The most notorious occurred in September 2001, when a man opened fire on the regional parliament in the Zug canton, killing 14 people before taking his own life.Įric Voruz, a member of the Swiss parliament’s Security Policy Committee, said he and his Socialist Party colleagues decided after the Daillon shooting to introduce legislation for a referendum on the creation of a national gun registry. Sixteen have been recorded since 1990, most accounting for only a few deaths. Americans were found to have about 270 million firearms in a population of about 314 million, or 89 for every 100 people.Īlthough Switzerland ranks third in gun possession, its history has not been stained with as many random killings as the United States. The United States, the survey’s estimates showed, leads the world, rivaled only by Yemen. France, which lies next door, was found to have about 19 million firearms among a population of about 65 million, or 31 for every 100 people, and it surrounds ownership of all weapons with strict registration requirements. The Small Arms Survey, in a study conducted in 2007 by researchers attached to the University of Geneva, estimated that Switzerland has about 3.4 million firearms of all kinds among a population of about 8 million, or 46 for every 100 people.

View Graphic Among Swiss, a high number of weapons Behind Switzerland’s image of whispering bankers and scrubbed chalets, it also has, like the United States, a strong and vocal segment of the population that considers attempts to tighten gun laws as attacks on individual liberties and the national character.

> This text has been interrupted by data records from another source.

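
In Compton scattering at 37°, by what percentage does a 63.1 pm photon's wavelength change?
0.7743%

Calculate the Compton shift:
Δλ = λ_C(1 - cos(37°))
Δλ = 2.4263 × (1 - cos(37°))
Δλ = 2.4263 × 0.2014
Δλ = 0.4886 pm

Percentage change:
(Δλ/λ₀) × 100 = (0.4886/63.1) × 100
= 0.7743%

(Intermediate values are shown rounded; full precision is carried through to the final answer.)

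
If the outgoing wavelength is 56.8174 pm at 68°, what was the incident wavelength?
55.3000 pm

From λ' = λ + Δλ, we have λ = λ' - Δλ

First calculate the Compton shift:
Δλ = λ_C(1 - cos θ)
Δλ = 2.4263 × (1 - cos(68°))
Δλ = 2.4263 × 0.6254
Δλ = 1.5174 pm

Initial wavelength:
λ = λ' - Δλ
λ = 56.8174 - 1.5174
λ = 55.3000 pm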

Their conservative opponents have maintained that more laws would do nothing to prevent such shooting attacks.Īlthough separated by thousands of miles and the Atlantic Ocean, the United States and Switzerland have in common long-standing traditions of unusually high levels of weapons possession among their citizens. Liberal Swiss politicians, following a script shared by American counterparts, have vowed to push for new restrictions. The Swiss debate has closely resembled the arms-control controversy that has boiled up in the United States after the Newtown killings. It immediately revived their perennial debate over the danger posed by large numbers of unregistered weapons in private hands and the tradition of off-duty troops storing their guns at home in a closet. The shooting in Daillon, on a steep slope in snow-covered Alpine foothills about 50 miles southeast of Lausanne, shocked the Swiss people because it seemed so senseless. Berthouzoz was brought down by a police officer’s bullet in the chest. 3, the day Sandy Hook Elementary students returned to school in Newtown, Conn., Florian Berthouzoz leaned out his window and opened fire on this tranquil Swiss village with an old military carbine and a 12-gauge shotgun.īy the time he finished shooting, three women were killed, apparently at random, and two men were wounded.